In order to mimic this behaviour on Windows and Linux, a new file goes through a number of stages:
- Files.New returns a Files.File, which is an opaque pointer to a file descriptor record. No OS file is created at this stage.
- As the first data is written to the file, it is buffered. Still no OS file is created at this stage.
- As more data is written to the file more buffers are allocated. Still no OS file is created.
- After a limit is reached (currently 4 buffers of 4KB each), a temporary OS file is created, and a buffer reclaimed by flushing it to the temporary file.
- Data continues to be written to buffers, with buffers being flushed to the temporary file as necessary to maintain the limit of 4 buffers per file.
- Finally, when the client program calls Register, any active buffers are flushed to disk, and the temporary file is renamed to the client specified registration name.

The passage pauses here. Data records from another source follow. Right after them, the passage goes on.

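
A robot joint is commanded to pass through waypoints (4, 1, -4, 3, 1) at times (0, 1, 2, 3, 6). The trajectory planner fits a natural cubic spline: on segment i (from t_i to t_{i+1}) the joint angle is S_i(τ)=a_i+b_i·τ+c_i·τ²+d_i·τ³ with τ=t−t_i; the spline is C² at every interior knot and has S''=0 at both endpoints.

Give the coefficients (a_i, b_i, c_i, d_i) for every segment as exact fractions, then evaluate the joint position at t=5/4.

  seg 0: a=4 b=-547/348 c=0 d=-497/348
  seg 1: a=1 b=-1019/174 c=-497/116 d=1789/348
  seg 2: a=-4 b=347/348 c=323/29 d=-1787/348
  seg 3: a=3 b=1369/174 c=-495/116 d=55/116
S(5/4) = -4837/7424

Δ: Δ0=-3, Δ1=-5, Δ2=7, Δ3=-2/3
row 1: diag=4, rhs=-12; c'=1/4, d'=-3
row 2: denom=4−1·1/4=15/4; d'=(72−1·-3)/(15/4)=20
row 3: denom=8−1·4/15=116/15; d'=(-46−1·20)/(116/15)=-495/58
back: M3=-495/58
back: M2=20−4/15·-495/58=646/29
back: M1=-3−1/4·646/29=-497/58
M: M0=0, M1=-497/58, M2=646/29, M3=-495/58, M4=0
seg 0: a=4, c=M0/2=0, d=(M1−M0)/(6·1)=-497/348, b=Δ0−h0·(2M0+M1)/6=-547/348
seg 1: a=1, c=M1/2=-497/116, d=(M2−M1)/(6·1)=1789/348, b=Δ1−h1·(2M1+M2)/6=-1019/174
seg 2: a=-4, c=M2/2=323/29, d=(M3−M2)/(6·1)=-1787/348, b=Δ2−h2·(2M2+M3)/6=347/348
seg 3: a=3, c=M3/2=-495/116, d=(M4−M3)/(6·3)=55/116, b=Δ3−h3·(2M3+M4)/6=1369/174
t_q=5/4 → seg 1, τ=1/4; S=1+-1019/174·τ+-497/116·τ²+1789/348·τ³=-4837/7424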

Once an OS file has been opened, either by Files.Old, or by sufficient data written to a new file, or by Files.Register, it wil remain open. The client program can Files.Set a new rider on the file at any time.
Only if the Files.File becomes inaccessible will the garbage collector (eventually) recover the space used by the file descriptor, and only at this time will the OS file handle be closed.
As in Oberon, Files.Close is only a mechanism to flush buffers, the file remains accessible and may be passed successfully to Files.Set.
Note that on a real Oberon system, it is possible to call rename and delete on files that are currently accessible through a Files.File pointer. For example a program could register a Files.File, and then call Files.Delete passing the same filename - the Files.File remains valid, containing the same data, only the directory entry is removed.
Such behaviour is not supported on Unix/Windows - an attempt to delete a file that is registered and in use by the program will fail.
When passed FALSE, ASSERT displays the message 'Assertion failure.'. If a second, nonzero value is passed to ASSERT it will also be displayed. ASSERT then exits to the OS passing the assert value or zero.
HALT displays the message 'Terminated by Halt(n)'. For negative values that correspond to a standard runtime error a descriptive string is also printed. Finally Halt exits to the oprerating system passing the error code.
Bear in mind that both Unix and Windows generally treat the return code as a signed 8 bit value, ignoring higher order bits. Therefore it is best to restrict HALT and ASSERT codes to the range -128 .. 127.